His right hand released her arm and came to her chin, and for a moment, he stroked the line of her jaw. His thumb was soft and gentle, and it sent another jolt of longing through her. The memory of all their past kisses flooded her, and she shuddered.
“I really do love you,” he said. “I want to have a real marriage with you and a family of our own. Do you still think you want that?”

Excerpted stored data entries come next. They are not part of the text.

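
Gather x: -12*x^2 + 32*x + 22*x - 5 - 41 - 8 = -12*x^2 + 54*x - 54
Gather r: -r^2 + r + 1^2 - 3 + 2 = -r^2 + r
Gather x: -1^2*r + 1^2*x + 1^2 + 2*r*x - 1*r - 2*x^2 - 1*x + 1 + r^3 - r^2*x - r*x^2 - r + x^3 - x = r^3 - 3*r + x^3 + x^2*(-r - 2) + x*(-r^2 + 2*r - 1) + 2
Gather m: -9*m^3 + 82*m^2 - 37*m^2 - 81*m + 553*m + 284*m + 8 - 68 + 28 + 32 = -9*m^3 + 45*m^2 + 756*m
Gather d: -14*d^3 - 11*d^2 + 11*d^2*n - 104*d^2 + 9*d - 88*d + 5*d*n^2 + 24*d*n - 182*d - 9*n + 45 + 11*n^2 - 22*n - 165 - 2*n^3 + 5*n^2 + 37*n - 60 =-14*d^3 + d^2*(11*n - 115) + d*(5*n^2 + 24*n - 261) - 2*n^3 + 16*n^2 + 6*n - 180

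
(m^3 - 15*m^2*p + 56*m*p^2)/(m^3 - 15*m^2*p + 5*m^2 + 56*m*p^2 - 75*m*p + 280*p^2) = m/(m + 5)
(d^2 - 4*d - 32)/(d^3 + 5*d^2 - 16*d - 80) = (d - 8)/(d^2 + d - 20)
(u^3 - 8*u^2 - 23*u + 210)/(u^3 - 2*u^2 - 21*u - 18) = (u^2 - 2*u - 35)/(u^2 + 4*u + 3)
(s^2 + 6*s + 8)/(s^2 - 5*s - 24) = (s^2 + 6*s + 8)/(s^2 - 5*s - 24)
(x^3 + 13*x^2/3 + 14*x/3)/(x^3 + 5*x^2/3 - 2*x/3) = (3*x + 7)/(3*x - 1)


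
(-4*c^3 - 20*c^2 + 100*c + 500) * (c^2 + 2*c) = -4*c^5 - 28*c^4 + 60*c^3 + 700*c^2 + 1000*c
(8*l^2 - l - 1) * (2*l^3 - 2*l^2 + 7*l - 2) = 16*l^5 - 18*l^4 + 56*l^3 - 21*l^2 - 5*l + 2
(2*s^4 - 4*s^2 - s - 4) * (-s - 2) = -2*s^5 - 4*s^4 + 4*s^3 + 9*s^2 + 6*s + 8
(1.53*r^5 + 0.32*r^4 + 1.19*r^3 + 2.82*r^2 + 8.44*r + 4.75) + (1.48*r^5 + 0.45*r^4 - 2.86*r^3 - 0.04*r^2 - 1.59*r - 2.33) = 3.01*r^5 + 0.77*r^4 - 1.67*r^3 + 2.78*r^2 + 6.85*r + 2.42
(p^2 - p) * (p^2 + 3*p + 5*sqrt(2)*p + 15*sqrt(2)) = p^4 + 2*p^3 + 5*sqrt(2)*p^3 - 3*p^2 + 10*sqrt(2)*p^2 - 15*sqrt(2)*p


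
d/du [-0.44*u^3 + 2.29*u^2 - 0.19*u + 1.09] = -1.32*u^2 + 4.58*u - 0.19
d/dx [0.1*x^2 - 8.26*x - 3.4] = 0.2*x - 8.26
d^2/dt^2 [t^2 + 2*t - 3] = 2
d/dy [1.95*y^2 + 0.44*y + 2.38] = 3.9*y + 0.44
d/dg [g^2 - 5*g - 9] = 2*g - 5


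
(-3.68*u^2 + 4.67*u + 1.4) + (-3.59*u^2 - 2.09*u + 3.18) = -7.27*u^2 + 2.58*u + 4.58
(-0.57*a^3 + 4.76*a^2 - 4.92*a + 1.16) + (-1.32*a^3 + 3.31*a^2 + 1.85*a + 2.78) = -1.89*a^3 + 8.07*a^2 - 3.07*a + 3.94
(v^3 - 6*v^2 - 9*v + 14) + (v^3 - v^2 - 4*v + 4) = 2*v^3 - 7*v^2 - 13*v + 18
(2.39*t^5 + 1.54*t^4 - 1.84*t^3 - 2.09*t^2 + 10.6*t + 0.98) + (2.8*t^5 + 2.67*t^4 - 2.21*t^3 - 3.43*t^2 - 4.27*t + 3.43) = 5.19*t^5 + 4.21*t^4 - 4.05*t^3 - 5.52*t^2 + 6.33*t + 4.41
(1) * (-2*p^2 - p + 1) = -2*p^2 - p + 1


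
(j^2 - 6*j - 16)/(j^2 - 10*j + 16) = (j + 2)/(j - 2)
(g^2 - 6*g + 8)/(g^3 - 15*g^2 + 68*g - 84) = (g - 4)/(g^2 - 13*g + 42)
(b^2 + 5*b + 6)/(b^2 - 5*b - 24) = (b + 2)/(b - 8)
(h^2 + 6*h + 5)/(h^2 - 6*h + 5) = (h^2 + 6*h + 5)/(h^2 - 6*h + 5)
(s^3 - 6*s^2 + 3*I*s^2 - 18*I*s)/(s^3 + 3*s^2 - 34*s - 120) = s*(s + 3*I)/(s^2 + 9*s + 20)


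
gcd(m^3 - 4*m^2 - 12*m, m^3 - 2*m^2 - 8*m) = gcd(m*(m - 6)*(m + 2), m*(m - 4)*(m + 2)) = m^2 + 2*m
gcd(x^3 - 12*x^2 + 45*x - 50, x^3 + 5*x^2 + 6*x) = 1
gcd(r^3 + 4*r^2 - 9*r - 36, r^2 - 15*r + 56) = 1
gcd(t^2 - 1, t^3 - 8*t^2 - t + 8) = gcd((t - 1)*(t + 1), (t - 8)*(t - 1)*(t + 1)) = t^2 - 1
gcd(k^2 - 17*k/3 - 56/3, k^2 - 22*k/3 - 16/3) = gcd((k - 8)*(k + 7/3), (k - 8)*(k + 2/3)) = k - 8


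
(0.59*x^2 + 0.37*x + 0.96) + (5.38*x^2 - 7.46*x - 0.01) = 5.97*x^2 - 7.09*x + 0.95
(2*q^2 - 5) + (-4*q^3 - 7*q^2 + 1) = -4*q^3 - 5*q^2 - 4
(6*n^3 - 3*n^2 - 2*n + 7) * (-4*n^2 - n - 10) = -24*n^5 + 6*n^4 - 49*n^3 + 4*n^2 + 13*n - 70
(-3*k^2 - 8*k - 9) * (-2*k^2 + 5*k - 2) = 6*k^4 + k^3 - 16*k^2 - 29*k + 18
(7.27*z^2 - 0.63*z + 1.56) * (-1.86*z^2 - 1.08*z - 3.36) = -13.5222*z^4 - 6.6798*z^3 - 26.6484*z^2 + 0.432*z - 5.2416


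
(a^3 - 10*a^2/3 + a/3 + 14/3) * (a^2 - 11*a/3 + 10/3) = a^5 - 7*a^4 + 143*a^3/9 - 23*a^2/3 - 16*a + 140/9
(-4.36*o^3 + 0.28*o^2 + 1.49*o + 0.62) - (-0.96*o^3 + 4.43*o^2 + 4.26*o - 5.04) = -3.4*o^3 - 4.15*o^2 - 2.77*o + 5.66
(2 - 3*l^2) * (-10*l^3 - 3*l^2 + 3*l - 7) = 30*l^5 + 9*l^4 - 29*l^3 + 15*l^2 + 6*l - 14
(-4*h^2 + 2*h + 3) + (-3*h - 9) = -4*h^2 - h - 6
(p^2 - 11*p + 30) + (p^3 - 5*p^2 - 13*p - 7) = p^3 - 4*p^2 - 24*p + 23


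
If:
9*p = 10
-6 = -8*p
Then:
No Solution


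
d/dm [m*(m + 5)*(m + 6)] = 3*m^2 + 22*m + 30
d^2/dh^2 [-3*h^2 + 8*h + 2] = -6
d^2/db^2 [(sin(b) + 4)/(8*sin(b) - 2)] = 17*(-4*sin(b)^2 - sin(b) + 8)/(2*(4*sin(b) - 1)^3)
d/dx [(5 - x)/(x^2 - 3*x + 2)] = (-x^2 + 3*x + (x - 5)*(2*x - 3) - 2)/(x^2 - 3*x + 2)^2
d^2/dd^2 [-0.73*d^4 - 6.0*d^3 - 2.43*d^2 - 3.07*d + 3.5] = -8.76*d^2 - 36.0*d - 4.86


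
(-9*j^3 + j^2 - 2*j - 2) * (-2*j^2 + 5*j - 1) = 18*j^5 - 47*j^4 + 18*j^3 - 7*j^2 - 8*j + 2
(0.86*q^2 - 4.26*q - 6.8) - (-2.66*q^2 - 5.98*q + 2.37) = 3.52*q^2 + 1.72*q - 9.17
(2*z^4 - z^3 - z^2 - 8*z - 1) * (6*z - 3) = 12*z^5 - 12*z^4 - 3*z^3 - 45*z^2 + 18*z + 3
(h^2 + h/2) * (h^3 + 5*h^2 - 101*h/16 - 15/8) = h^5 + 11*h^4/2 - 61*h^3/16 - 161*h^2/32 - 15*h/16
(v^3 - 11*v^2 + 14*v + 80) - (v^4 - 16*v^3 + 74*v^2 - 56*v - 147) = -v^4 + 17*v^3 - 85*v^2 + 70*v + 227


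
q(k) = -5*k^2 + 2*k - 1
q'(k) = 2 - 10*k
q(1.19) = -5.70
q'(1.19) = -9.90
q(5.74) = -154.26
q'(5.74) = -55.40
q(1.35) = -7.41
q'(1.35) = -11.50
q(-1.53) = -15.76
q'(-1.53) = 17.30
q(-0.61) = -4.08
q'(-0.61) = 8.10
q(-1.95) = -23.91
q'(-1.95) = 21.50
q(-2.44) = -35.65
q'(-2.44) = 26.40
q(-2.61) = -40.28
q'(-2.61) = 28.10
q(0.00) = -1.00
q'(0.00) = 2.00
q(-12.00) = -745.00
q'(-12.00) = 122.00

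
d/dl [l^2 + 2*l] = 2*l + 2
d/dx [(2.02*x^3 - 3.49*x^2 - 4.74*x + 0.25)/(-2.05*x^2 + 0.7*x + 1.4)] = (-4.141*x^4 + 2.828*x^3 - 3.676*x^2 - 8.747*x - 6.811)/(4.2025*x^4 - 2.87*x^3 - 5.25*x^2 + 1.96*x + 1.96)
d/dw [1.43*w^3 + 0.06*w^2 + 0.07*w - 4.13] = 4.29*w^2 + 0.12*w + 0.07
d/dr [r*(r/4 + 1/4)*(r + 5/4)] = 3*r^2/4 + 9*r/8 + 5/16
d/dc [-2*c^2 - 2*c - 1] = -4*c - 2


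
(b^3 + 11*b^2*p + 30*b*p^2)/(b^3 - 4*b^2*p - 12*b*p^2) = (-b^2 - 11*b*p - 30*p^2)/(-b^2 + 4*b*p + 12*p^2)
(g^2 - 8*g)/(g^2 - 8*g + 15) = g*(g - 8)/(g^2 - 8*g + 15)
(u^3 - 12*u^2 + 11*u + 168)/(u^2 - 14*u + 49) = (u^2 - 5*u - 24)/(u - 7)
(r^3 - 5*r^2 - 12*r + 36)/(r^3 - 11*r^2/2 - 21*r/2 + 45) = 2*(r - 2)/(2*r - 5)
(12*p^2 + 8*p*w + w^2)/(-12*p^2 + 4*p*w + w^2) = (-2*p - w)/(2*p - w)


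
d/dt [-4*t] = -4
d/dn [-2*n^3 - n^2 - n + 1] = -6*n^2 - 2*n - 1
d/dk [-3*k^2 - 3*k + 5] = -6*k - 3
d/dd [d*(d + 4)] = 2*d + 4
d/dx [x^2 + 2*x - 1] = 2*x + 2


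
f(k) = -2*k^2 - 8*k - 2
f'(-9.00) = 28.00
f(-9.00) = -92.00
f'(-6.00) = 16.00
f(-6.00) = -26.00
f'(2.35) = -17.40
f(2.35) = -31.84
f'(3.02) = -20.08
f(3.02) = -44.40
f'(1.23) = -12.92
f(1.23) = -14.87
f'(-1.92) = -0.32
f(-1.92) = 5.99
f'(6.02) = -32.08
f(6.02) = -122.64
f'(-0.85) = -4.60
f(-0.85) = 3.36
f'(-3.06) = 4.24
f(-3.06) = 3.75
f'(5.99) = -31.96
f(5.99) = -121.68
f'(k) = -4*k - 8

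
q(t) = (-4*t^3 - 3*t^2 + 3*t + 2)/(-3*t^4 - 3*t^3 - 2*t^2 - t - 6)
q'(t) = (-12*t^2 - 6*t + 3)/(-3*t^4 - 3*t^3 - 2*t^2 - t - 6) + (-4*t^3 - 3*t^2 + 3*t + 2)*(12*t^3 + 9*t^2 + 4*t + 1)/(-3*t^4 - 3*t^3 - 2*t^2 - t - 6)^2 = (-12*t^6 - 18*t^5 + 26*t^4 + 50*t^3 + 99*t^2 + 44*t - 16)/(9*t^8 + 18*t^7 + 21*t^6 + 18*t^5 + 46*t^4 + 40*t^3 + 25*t^2 + 12*t + 36)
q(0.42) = -0.34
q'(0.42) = 0.48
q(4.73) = 0.25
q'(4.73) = -0.04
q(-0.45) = -0.07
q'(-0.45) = -0.56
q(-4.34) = -0.30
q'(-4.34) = -0.06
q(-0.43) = -0.08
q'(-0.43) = -0.58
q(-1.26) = -0.15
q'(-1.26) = 0.67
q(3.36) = 0.33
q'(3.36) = -0.07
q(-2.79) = -0.42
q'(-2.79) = -0.08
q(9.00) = 0.14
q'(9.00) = -0.01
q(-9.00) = -0.15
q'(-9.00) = -0.02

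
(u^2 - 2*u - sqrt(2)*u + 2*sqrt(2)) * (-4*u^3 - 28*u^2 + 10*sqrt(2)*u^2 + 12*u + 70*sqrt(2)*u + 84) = -4*u^5 - 20*u^4 + 14*sqrt(2)*u^4 + 48*u^3 + 70*sqrt(2)*u^3 - 208*sqrt(2)*u^2 - 40*u^2 - 60*sqrt(2)*u + 112*u + 168*sqrt(2)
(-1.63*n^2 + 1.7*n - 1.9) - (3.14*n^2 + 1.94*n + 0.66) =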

“I want that with all my heart,” she whispered. “And I have no doubt that our love for each other will make us better parents, not worse ones. We will shower our children with all the love and affection we feel for one another.”
“Yes,” he murmured, and he lowered his lips to hers. “We will.” And then he kissed her, and Emery felt as if the rest of the world had melted away, leaving just the two of them in the most perfect moment she could ever imagine. And, while it probably wasn’t very ladylike, she couldn’t help herself: she wrapped her arms all the way around her husband and pulled him closer, kissing him even harder, and vowed to herself that she would never, ever let him go again.